History’s a crowd of voices. Frederick Douglass can only tell you what things were like in one very small region in a forgotten section of Maryland for the 1830s and 1840s, he was gone by the 1850s. Abraham Lincoln saw the slaves sold at Cheapside in Lexington in the 1840s, and those slaves weren’t sold for cotton. Benjamin Hill knew what it was like to be a rich white guy in Atlanta in 1860, but he didn’t know what it was like to be poor, not white, or not a guy — and he didn’t believe those people had a right to a voice. Harriet Jacobs could have told him all about what it was like to be an enslaved black woman, but she couldn’t tell him what Atlanta was like in 1860 — she escaped to the north ten years before, and anyway she spent most of her life in a coastal crook of North Carolina.

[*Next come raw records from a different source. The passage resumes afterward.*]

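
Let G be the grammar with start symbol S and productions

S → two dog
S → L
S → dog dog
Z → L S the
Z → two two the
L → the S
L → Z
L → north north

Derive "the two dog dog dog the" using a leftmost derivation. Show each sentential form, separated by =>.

S => L   [S → L]
L => Z   [L → Z]
Z => L S the   [Z → L S the]
L S the => the S S the   [L → the S]
the S S the => the two dog S the   [S → two dog]
the two dog S the => the two dog dog dog the   [S → dog dog]

S => L => Z => L S the => the S S the => the two dog S the => the two dog dog dog the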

When you read enough on one subject, you begin to incorporate the voices. I don’t have to judge a book by strict standards of what happened or didn’t happen any more, because I’ve got a fairly good idea what happened and I can tell when the author doesn’t know what they’re talking about. It’s fine if they don’t know what they were talking about; that’s authentic. There were people alive in 1860 who didn’t have a clue what they were talking about either.
Benjamin Hill, I’m looking at you here.
But time has leavened it all out to one dull roar, and by consuming as many different voices as you can, you obtain a sort of chorus. It feels like it contains some truth. Maybe it does, maybe it doesn’t. But it certainly contains effort.